A major downstream player in Nigeria’s oil and gas industry, Swift Oil Limited, has made inroads into the upstream sector through the acquisition of Chorus Energy Limited, a marginal field player.
Swift Oil Limited was registered with the Corporate Affairs Commission (CAC) in October 2002 with the main objective of carrying on the business of oil exploration, production, refining and sale of liquid and gaseous hydrocarbons.
It also registered with the Department of Petroleum Resources (DPR) and the Nigerian National Petroleum Company (NNPC) and commenced operations in April 2003.
The company’s operating license covers the operations of petroleum products storage and sales depot and bulk purchase arrangement with the Pipelines and Products Marketing Company (PPMC).
According to Africa Oil + Gas Report, the company has acquired Chorus Energy at a cost of between $10million and $15million.
The marginal field was awarded in 2011 to Green Energy, which was then linked to the Israeli firm Beny Steinmetz Group (BSG).
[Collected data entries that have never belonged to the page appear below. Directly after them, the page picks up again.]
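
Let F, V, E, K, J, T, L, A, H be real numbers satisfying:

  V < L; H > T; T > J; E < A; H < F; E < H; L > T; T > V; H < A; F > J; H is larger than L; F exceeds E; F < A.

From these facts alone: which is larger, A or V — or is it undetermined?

A

V < T and T < L give V < L.
Then L < H extends the chain to H.
With H < F: V < T < L < H < F.
With F < A: V < T < L < H < F < A.
So A is larger.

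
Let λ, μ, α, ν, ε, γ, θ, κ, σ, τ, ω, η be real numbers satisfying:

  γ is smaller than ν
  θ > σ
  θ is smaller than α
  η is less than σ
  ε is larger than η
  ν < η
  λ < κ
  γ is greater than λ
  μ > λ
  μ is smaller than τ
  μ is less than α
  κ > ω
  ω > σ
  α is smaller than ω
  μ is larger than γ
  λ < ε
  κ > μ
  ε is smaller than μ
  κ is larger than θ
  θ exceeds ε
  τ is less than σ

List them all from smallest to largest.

λ < γ < ν < η < ε < μ < τ < σ < θ < α < ω < κ

The consecutive links are each given: λ < γ; γ < ν; ν < η; η < ε; ε < μ; μ < τ; τ < σ; σ < θ; θ < α; α < ω; ω < κ.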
It was also reported that Swift Oil battled with Seplat Petroleum Development Company, Nigeria’s largest independent Exploration and Production (E & P) company, which was said to have offered between $7 million and $8million.
In 2003, Chorus won three marginal fields- Matsogo/Amoji/Igbolo fields, located in Oil Prospecting Lease (OPL) 283/C in Delta State, under the Federal Government marginal field programme.
Chorus Energy was incorporated in 2001 with the purpose of participating in this programme.
The Matsogo, Amoji and Igbolo fields are now located in OML 56, formerly OPL 283/C.
The company was initially short-listed for Amoji/Igbolo/Matsogo and Asuokpu/Umutu fields in 2002 but awarded Amoji/Igbolo/Matsogo in February 2003, while Platform Petroleum clinched Asuokpu/Umutu fields.
The Amoji/Igbolo/Matsog fields are estimated to have 160billion cubic feet of gas, proven and probable.
However, none of the gas reservoirs has been tested and the fields have only two dimensional (2D) seismic cover.
Seplat offered to acquire the fields to boost its ambitious gas programme.
With the success of Swift Oil, the company currently holds 60per cent interest in these fields, with Seven Energy holding 40per cent.
In a related development, Lekoil recently announced a 40per cent participating and economic interest in the Otakikpo Marginal Field in Oil Mining Lease (OML) 11, onshore eastern Niger Delta.
Founded by Nigerians, registered in the Cayman Islands and listed on the Alternative Investment Market (AIM) of the London Stock Exchange, Lekoil has also announced that it has raised $37.7million to fund the equity portion, anticipated to be approximately 20per cent of the $67million initial work programme.
Lekoil battled for the acquisition of Otakikpo with First E&P Nigeria and Vertex.